Dysbiosis is defined as an imbalance of beneficial and pathogenic bacteria and yeasts in the gut. It is associated with depression, anxiety, autoimmune disorders, systemic inflammation, ADHD, autism, obesity, and pretty much most of the major diseases in our society. One of the causes associated with this problem is consumption of grains. The excessive amounts of carbohydrates in grains in addition to the pesticides and toxic chemicals usually associated with them contribute to dysbiosis. For individuals with significant gut flora imbalances sometimes just eliminating grains is not enough. They must also spend some time eliminating most sources of carbohydrates and sugars from their diets as they rebalance their system. The growing popularity of the FODMAPS diet encompasses this approach.
Our food system currently values grains, especially whole grains as healthy and nutritious being at the bottom of the USDA food pyramid with a recommended 6 to 11 servings per day. Based on the points made in this article, this is obviously not regarded as nutritious. A reason why our government initially pushed grains was economical. They are cheap to produce (although not without environmental costs), they can be stored for much longer, and they can easily be sold overseas which doesn’t lend much incentive to promote them as being unhealthy.

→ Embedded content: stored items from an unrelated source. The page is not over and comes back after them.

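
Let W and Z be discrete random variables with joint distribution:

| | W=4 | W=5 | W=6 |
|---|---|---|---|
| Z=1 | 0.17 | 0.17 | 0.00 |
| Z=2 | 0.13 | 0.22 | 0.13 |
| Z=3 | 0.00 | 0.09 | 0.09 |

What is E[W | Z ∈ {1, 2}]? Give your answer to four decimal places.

P(Z ∈ {1, 2}) = 0.82.
Σ W·P over the event = 4·(0.17) + 4·(0.13) + 5·(0.17) + 5·(0.22) + 6·(0.13) = 3.93.
E[W | Z ∈ {1, 2}] = (3.93) / (0.82) = 4.7927.

4.7927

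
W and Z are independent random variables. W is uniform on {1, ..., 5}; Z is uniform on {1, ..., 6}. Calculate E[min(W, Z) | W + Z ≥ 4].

P(W + Z ≥ 4) = 9/10.
Summing min(W,Z)·P(x,y) over outcomes with W + Z ≥ 4 gives 67/30.
E[min(W, Z) | W + Z ≥ 4] = (67/30) / (9/10) = 67/27.

67/27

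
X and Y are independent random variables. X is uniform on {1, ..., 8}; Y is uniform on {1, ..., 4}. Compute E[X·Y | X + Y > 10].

Outcomes with X + Y > 10: (7,4), (8,3), (8,4), each with probability 1/32.
E[X·Y | X + Y > 10] = (28 + 24 + 32) / 3 = 28.

28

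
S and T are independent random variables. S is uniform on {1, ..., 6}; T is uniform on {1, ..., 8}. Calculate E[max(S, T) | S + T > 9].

P(S + T > 9) = 5/16.
Summing max(S,T)·P(x,y) over outcomes with S + T > 9 gives 103/48.
E[max(S, T) | S + T > 9] = (103/48) / (5/16) = 103/15.

103/15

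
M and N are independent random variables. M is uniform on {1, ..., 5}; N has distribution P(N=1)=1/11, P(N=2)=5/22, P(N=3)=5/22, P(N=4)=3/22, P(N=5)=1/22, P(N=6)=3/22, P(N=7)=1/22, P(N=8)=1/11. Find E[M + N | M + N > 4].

682/89

P(M + N > 4) = 89/110.
Summing (M+N)·P(x,y) over outcomes with M + N > 4 gives 31/5.
E[M + N | M + N > 4] = (31/5) / (89/110) = 682/89.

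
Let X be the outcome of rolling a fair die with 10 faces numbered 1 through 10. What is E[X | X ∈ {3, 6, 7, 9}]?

P(X ∈ {3, 6, 7, 9}) = 2/5.
Σ over the event: 3·1/10 + 6·1/10 + 7·1/10 + 9·1/10 = 5/2.
E[X | X ∈ {3, 6, 7, 9}] = (5/2) / (2/5) = 25/4.

25/4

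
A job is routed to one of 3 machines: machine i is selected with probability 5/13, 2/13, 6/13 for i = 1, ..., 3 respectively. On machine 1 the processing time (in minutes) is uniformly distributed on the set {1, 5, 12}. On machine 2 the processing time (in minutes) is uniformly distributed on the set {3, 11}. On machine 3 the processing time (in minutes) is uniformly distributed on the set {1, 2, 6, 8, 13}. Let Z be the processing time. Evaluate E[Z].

80/13

E[Z | machine 1] = (1+5+12)/3 = 6.
E[Z | machine 2] = (3+11)/2 = 7.
E[Z | machine 3] = (1+2+6+8+13)/5 = 6.
By the law of total expectation,
E[Z] = (5/13)·(6) + (2/13)·(7) + (6/13)·(6) = 80/13.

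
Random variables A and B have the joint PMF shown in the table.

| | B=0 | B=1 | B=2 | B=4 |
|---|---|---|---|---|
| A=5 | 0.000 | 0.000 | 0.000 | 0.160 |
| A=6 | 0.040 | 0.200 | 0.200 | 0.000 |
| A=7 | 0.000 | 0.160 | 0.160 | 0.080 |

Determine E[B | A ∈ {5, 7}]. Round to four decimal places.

2.5714

P(A ∈ {5, 7}) = 0.560.
Σ B·P over the event = 4·(0.160) + 1·(0.160) + 2·(0.160) + 4·(0.080) = 1.440.
E[B | A ∈ {5, 7}] = (1.440) / (0.560) = 2.5714.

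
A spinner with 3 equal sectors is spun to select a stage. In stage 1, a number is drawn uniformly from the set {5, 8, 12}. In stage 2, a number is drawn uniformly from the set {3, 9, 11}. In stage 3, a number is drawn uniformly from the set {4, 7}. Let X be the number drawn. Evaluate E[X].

E[X | stage 1] = (5+8+12)/3 = 25/3.
E[X | stage 2] = (3+9+11)/3 = 23/3.
E[X | stage 3] = (4+7)/2 = 11/2.
By the law of total expectation,
E[X] = (1/3)·(25/3) + (1/3)·(23/3) + (1/3)·(11/2) = 43/6.

43/6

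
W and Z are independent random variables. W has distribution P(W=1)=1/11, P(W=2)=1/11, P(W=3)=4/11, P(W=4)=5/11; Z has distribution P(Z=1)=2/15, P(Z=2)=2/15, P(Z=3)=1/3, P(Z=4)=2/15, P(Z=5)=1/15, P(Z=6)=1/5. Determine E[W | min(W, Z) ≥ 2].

P(min(W, Z) ≥ 2) = 26/33.
Summing W·P(x,y) over outcomes with min(W, Z) ≥ 2 gives 442/165.
E[W | min(W, Z) ≥ 2] = (442/165) / (26/33) = 17/5.

17/5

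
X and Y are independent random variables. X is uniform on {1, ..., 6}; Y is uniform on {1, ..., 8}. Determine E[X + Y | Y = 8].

23/2

Outcomes with Y = 8: (1,8), (2,8), (3,8), (4,8), (5,8), (6,8), each with probability 1/48.
E[X + Y | Y = 8] = (9 + 10 + 11 + 12 + 13 + 14) / 6 = 23/2.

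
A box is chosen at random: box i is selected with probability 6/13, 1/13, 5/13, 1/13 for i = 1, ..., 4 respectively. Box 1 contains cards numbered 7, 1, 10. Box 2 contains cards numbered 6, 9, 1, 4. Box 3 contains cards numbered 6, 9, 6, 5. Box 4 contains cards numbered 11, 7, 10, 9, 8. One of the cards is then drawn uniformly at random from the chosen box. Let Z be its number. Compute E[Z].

E[Z | box 1] = (7+1+10)/3 = 6.
E[Z | box 2] = (6+9+1+4)/4 = 5.
E[Z | box 3] = (6+9+6+5)/4 = 13/2.
E[Z | box 4] = (11+7+10+9+8)/5 = 9.
E[Z] = (6/13)·(6) + (1/13)·(5) + (5/13)·(13/2) + (1/13)·(9) = 165/26.

165/26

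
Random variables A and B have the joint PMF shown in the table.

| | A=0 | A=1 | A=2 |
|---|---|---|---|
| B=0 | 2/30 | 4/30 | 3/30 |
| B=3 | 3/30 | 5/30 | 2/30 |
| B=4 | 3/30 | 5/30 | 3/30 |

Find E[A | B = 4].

P(B = 4) = 11/30.
Σ A·P over the event = 0·(3/30) + 1·(5/30) + 2·(3/30) = 11/30.
E[A | B = 4] = (11/30) / (11/30) = 1.

1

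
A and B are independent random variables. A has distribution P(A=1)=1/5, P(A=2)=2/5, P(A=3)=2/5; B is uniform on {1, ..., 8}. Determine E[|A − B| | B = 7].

P(B = 7) = 1/8.
Summing |A−B|·P(x,y) over outcomes with B = 7 gives 3/5.
E[|A − B| | B = 7] = (3/5) / (1/8) = 24/5.

24/5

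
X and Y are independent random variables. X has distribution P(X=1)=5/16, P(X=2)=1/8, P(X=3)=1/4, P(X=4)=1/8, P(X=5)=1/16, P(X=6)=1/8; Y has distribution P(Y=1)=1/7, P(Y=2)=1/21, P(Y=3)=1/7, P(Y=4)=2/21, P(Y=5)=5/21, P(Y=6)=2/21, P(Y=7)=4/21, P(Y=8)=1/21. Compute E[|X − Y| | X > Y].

159/73

P(X > Y) = 73/336.
Summing |X−Y|·P(x,y) over outcomes with X > Y gives 53/112.
E[|X − Y| | X > Y] = (53/112) / (73/336) = 159/73.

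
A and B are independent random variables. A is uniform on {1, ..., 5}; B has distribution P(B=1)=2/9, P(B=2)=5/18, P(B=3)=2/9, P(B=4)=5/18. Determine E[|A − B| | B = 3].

P(B = 3) = 2/9.
Summing |A−B|·P(x,y) over outcomes with B = 3 gives 4/15.
E[|A − B| | B = 3] = (4/15) / (2/9) = 6/5.

6/5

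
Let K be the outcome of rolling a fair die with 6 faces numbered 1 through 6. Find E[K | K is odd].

3

Given K is odd, K is equally likely to be any of {1, 3, 5}.
E[K | K is odd] = (1 + 3 + 5) / 3 = 3.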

The bottom line is that depending on the state of your gut and susceptibility to inflammation you likely should not be consuming any grains or if you do in small amounts. If you are able to tolerate grains then opting for ones that are organic (free from toxic chemicals) and sprouted (pre-digested that gets rid of the anti-nutrients and enzyme inhibitors) are the way to go. The best sources of carbohydrates and fiber are from vegetables!